Pathologic changes of the spleen in primary biliary cirrhosis (PBC) were studied using autopsy cases. By analysis of the data complied in the Annual Registry of Autopsies of Japan (1977-92), it was found that the splenic weight of 184 cases of PBC (450 +/- 224 g) was significantly heavier than that of 41 control autopsy cases of non-biliary liver cirrhosis from the School of Medicine, Kanazawa University (341 +/- 189 g), and also of 210 control cases filed in the Annual Registry of Autopsies of Japan (1982; 334 +/- 174 g). Among the cases of PBC, the splenic weight was positively correlated with the liver weight.
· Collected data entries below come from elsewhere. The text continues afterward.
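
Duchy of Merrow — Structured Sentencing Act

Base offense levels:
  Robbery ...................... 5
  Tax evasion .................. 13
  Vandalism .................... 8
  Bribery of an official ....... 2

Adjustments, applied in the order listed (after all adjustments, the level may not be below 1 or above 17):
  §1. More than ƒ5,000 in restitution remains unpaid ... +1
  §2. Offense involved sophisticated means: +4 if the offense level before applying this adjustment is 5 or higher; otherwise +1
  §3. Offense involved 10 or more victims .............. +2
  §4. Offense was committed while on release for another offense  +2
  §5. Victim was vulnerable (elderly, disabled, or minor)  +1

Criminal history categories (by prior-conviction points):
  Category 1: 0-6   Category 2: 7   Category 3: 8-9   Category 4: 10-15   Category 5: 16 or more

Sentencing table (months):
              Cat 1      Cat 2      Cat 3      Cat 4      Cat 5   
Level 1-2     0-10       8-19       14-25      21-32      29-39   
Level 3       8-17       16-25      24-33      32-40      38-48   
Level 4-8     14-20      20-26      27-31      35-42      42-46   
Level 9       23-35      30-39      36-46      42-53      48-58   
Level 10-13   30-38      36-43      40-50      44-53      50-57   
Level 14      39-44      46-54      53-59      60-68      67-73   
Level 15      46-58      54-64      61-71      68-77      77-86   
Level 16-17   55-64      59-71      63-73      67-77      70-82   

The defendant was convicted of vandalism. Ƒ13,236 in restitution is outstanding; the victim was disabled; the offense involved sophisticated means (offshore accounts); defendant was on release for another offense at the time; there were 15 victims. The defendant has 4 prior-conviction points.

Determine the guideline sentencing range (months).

55-64 months

Base offense level for vandalism: 8.
§1 applies: 8 + 1 = 9.
§2 applies (level before this adjustment is 9 ≥ 5, so +4): 9 + 4 = 13.
§3 applies: 13 + 2 = 15.
§4 applies: 15 + 2 = 17.
§5 applies: 17 + 1 = 18.
Level 18 exceeds the maximum of 17; capped at 17.
Final offense level: 17.
Criminal history: 4 prior points → Category 1 (0-6).
Level 17 falls in the 16-17 band.
Grid: Level 16-17 × Category 1 = 55-64 months.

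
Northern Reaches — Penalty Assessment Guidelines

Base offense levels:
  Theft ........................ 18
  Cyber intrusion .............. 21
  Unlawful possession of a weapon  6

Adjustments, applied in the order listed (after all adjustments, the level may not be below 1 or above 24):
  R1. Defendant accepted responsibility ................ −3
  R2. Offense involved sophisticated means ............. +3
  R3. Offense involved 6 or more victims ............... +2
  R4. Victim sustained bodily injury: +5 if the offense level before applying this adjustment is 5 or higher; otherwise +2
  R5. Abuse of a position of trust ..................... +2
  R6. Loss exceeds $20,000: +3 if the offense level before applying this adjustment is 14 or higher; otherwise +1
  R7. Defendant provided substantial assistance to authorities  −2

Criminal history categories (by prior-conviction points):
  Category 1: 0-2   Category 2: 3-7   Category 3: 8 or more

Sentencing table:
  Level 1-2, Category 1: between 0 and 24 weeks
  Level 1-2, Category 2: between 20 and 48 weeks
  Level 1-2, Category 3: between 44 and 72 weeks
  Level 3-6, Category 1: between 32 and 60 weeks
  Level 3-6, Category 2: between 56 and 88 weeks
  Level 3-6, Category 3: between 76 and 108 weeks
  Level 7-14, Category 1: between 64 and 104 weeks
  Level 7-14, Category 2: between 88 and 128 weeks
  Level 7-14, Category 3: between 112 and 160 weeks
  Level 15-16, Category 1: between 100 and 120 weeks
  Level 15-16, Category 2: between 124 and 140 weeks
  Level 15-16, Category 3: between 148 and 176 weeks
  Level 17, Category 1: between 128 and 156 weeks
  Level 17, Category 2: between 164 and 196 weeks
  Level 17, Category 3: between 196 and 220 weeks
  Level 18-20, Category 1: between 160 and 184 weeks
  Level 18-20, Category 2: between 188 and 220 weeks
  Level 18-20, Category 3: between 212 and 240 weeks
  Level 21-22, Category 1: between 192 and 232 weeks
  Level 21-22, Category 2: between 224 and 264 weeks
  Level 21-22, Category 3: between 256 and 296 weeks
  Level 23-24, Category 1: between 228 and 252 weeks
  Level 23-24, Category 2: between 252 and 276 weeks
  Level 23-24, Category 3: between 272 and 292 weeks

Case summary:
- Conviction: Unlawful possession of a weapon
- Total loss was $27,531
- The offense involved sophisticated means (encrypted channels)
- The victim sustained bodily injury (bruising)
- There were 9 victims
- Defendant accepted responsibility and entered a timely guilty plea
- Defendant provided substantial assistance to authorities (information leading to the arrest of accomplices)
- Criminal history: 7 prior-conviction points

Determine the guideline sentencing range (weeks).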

There was no significant difference in the splenic weight between the cases belonging to histologic stages 1-3 and those of stage 4. Fibrosis extending from the splenic trabecula, proliferation and dilatation of the splenic sinus, and congestion in the red pulp, all being compatible with chronic splenic congestion, were similarly observed in the spleen in PBC as well as in other non-biliary cirrhotic cases. The present study indicates that the PBC patients present splenomegaly in the non-cirrhotic histologic stage and splenomegaly persists thereafter. However, the histopathologic changes of the spleen peculiar to PBC were not specified in this autopsy study. Prolonged portal hypertension and other mechanisms, possibly related to immune disarrangement, may be responsible for the prominent splenomegaly in PBC.